Republican congressional candidate Yukong Zhao is celebrating victory in a federal case to overturn Yale University’s programs enhancing admissions chances for Black and Hispanic students.
Zhao, an Orlando businessman running in a three-way Republican primary Tuesday for Florida’s 7th Congressional District, is touting a U.S. Department of Justice ruling that Yale’s undergraduate admissions policies encouraging more Black and Hispanic students have illegally discriminated against Asian and White students.
Zhao, a Chinese American who immigrated to the United States on a student visa, has been leading challenges to several elite universities’ admissions programs for several years, as founder and president of the Asian American Coalition for Education. The new ruling is a result of the Department of Justice’s investigation into a Civil Rights complaint Zhao’s organization filed in 2016.
On Tuesday, Zhao faces Leo Valentin an Orlando physician, and Richard Goble, a Longwood businessman, in the Republican primary to run in CD 7, which covers Seminole County and parts of Orange County. The Republican nominee will face Democratic Rep. Stephanie Murphy in the general election.
Zhao’s campaign contended, in a news release Friday, that college admissions policies that favor Black and Hispanic students are illegal affirmative action programs, and that they cover up for failures at public schools in Black and Hispanic communities. The challenges contend admissions policies that result in more Black and Hispanic students can do so at the expense of Asian and White students.
“All American children should be judged by their merit and the content of their character, not the color of their skin! We are grateful that the Trump Administration has taken additional actions to protect equal education rights, especially those of Asian-American children who have been long scapegoated by racial preferences in education,” Zhao declared in the news release.
“Liberal politicians, who have instituted failing policies in too many black and Hispanic communities, should be held accountable for the persistent racial achievement gaps in education,” he added.
Yale does not use what it calls affirmative action policies, which were in widespread use in many universities until a series of U.S. Supreme Court decisions, starting in 2003, essentially struck them down.

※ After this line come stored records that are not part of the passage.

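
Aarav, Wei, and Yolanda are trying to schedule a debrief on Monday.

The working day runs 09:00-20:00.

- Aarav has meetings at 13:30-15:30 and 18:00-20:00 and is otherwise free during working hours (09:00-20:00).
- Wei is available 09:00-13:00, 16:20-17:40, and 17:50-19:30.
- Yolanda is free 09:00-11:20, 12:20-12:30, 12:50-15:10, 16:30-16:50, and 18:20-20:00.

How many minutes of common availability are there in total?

180 minutes

Aarav free within 09:00–20:00: 09:00–13:30, 15:30–18:00.
Aarav ∩ Wei: 09:00–13:00, 16:20–17:40, 17:50–18:00.
Aarav ∩ Wei ∩ Yolanda: 09:00–11:20, 12:20–12:30, 12:50–13:00, 16:30–16:50.
Total common minutes: 140 + 10 + 10 + 20 = 180.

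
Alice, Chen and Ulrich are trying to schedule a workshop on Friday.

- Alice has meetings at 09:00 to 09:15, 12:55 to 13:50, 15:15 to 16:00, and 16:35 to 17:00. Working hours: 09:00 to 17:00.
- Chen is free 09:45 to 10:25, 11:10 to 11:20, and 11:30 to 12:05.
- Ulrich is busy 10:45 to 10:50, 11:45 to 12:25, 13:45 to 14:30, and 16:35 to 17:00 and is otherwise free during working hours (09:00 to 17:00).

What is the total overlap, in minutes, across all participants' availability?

Alice free within 09:00–17:00: 09:15–12:55, 13:50–15:15, 16:00–16:35.
Ulrich free within 09:00–17:00: 09:00–10:45, 10:50–11:45, 12:25–13:45, 14:30–16:35.
Alice ∩ Chen: 09:45–10:25, 11:10–11:20, 11:30–12:05.
Alice ∩ Chen ∩ Ulrich: 09:45–10:25, 11:10–11:20, 11:30–11:45.
Total common minutes: 40 + 10 + 15 = 65.

65 minutes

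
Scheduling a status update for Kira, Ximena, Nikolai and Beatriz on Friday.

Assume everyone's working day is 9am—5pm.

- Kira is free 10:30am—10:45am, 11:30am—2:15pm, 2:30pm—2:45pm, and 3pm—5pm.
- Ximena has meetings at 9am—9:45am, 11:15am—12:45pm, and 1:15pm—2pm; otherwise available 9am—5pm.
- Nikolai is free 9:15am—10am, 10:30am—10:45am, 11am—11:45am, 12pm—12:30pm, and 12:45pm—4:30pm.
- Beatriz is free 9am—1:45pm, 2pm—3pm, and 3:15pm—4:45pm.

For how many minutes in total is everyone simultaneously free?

Ximena free within 09:00–17:00: 09:45–11:15, 12:45–13:15, 14:00–17:00.
Kira ∩ Ximena: 10:30–10:45, 12:45–13:15, 14:00–14:15, 14:30–14:45, 15:00–17:00.
Kira ∩ Ximena ∩ Nikolai: 10:30–10:45, 12:45–13:15, 14:00–14:15, 14:30–14:45, 15:00–16:30.
Kira ∩ Ximena ∩ Nikolai ∩ Beatriz: 10:30–10:45, 12:45–13:15, 14:00–14:15, 14:30–14:45, 15:15–16:30.
Total common minutes: 15 + 30 + 15 + 15 + 75 = 150.

150 minutes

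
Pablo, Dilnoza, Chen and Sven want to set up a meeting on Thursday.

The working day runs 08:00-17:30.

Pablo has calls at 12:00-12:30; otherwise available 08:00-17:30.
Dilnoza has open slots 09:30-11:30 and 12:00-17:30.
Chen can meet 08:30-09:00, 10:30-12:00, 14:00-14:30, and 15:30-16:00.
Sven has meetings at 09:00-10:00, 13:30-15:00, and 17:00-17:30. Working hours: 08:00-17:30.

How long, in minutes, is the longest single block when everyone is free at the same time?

Pablo free within 08:00–17:30: 08:00–12:00, 12:30–17:30.
Sven free within 08:00–17:30: 08:00–09:00, 10:00–13:30, 15:00–17:00.
Pablo ∩ Dilnoza: 09:30–11:30, 12:30–17:30.
Pablo ∩ Dilnoza ∩ Chen: 10:30–11:30, 14:00–14:30, 15:30–16:00.
Pablo ∩ Dilnoza ∩ Chen ∩ Sven: 10:30–11:30, 15:30–16:00.
Common window lengths: 60, 30 min; longest is 60.

60 minutes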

The courts have allowed for complex reviews of applicants.
In a response released by the university, Yale President Peter Salovey condemned the Justice Department’s findings, saying it’s not consistent with law. He vowed Yale would not change its policies.

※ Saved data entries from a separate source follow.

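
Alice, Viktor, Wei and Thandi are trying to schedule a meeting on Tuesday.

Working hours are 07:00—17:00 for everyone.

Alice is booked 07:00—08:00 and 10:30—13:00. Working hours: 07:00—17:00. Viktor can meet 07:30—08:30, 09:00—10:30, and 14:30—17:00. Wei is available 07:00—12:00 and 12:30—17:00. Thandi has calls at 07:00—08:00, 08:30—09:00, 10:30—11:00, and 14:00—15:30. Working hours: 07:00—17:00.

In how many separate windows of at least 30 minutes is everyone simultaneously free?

3

Alice free within 07:00–17:00: 08:00–10:30, 13:00–17:00.
Thandi free within 07:00–17:00: 08:00–08:30, 09:00–10:30, 11:00–14:00, 15:30–17:00.
Alice ∩ Viktor: 08:00–08:30, 09:00–10:30, 14:30–17:00.
Alice ∩ Viktor ∩ Wei: 08:00–08:30, 09:00–10:30, 14:30–17:00.
Alice ∩ Viktor ∩ Wei ∩ Thandi: 08:00–08:30, 09:00–10:30, 15:30–17:00.
Windows ≥ 30 min: 08:00–08:30, 09:00–10:30, 15:30–17:00.
That's 3 windows.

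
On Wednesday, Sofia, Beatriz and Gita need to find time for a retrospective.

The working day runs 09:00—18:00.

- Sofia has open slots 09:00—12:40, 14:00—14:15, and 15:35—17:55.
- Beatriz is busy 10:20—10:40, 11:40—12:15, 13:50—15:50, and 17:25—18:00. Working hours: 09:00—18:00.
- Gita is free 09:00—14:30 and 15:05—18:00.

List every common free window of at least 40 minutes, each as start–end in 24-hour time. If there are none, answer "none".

09:00–10:20, 10:40–11:40, 15:50–17:25

Beatriz free within 09:00–18:00: 09:00–10:20, 10:40–11:40, 12:15–13:50, 15:50–17:25.
Sofia ∩ Beatriz: 09:00–10:20, 10:40–11:40, 12:15–12:40, 15:50–17:25.
Sofia ∩ Beatriz ∩ Gita: 09:00–10:20, 10:40–11:40, 12:15–12:40, 15:50–17:25.
Windows ≥ 40 min: 09:00–10:20, 10:40–11:40, 15:50–17:25.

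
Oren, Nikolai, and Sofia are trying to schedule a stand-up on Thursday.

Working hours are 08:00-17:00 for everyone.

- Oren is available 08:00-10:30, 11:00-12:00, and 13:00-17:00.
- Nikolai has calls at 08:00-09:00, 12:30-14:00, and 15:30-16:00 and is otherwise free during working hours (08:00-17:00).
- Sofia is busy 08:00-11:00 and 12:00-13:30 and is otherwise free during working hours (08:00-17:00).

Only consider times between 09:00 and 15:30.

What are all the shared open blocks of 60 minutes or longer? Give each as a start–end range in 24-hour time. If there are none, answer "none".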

“We will continue to look at the whole person when selecting whom to admit among the many thousands of highly qualified applicants. We will continue to look at what students have accomplished and hope to contribute to Yale and the world. We will continue to create a student body that is rich in a diverse range of ideas, expertise, and experiences,” Salovey wrote.
A news release from the Department of Justice said that the department concluded that, “Although the Supreme Court has held that colleges receiving federal funds may consider applicants’ race in certain limited circumstances as one of a number of factors, the Department of Justice found Yale’s use of race is anything but limited. Yale uses race at multiple steps of its admissions process resulting in a multiplied effect of race on an applicant’s likelihood of admission, and Yale racially balances its classes.”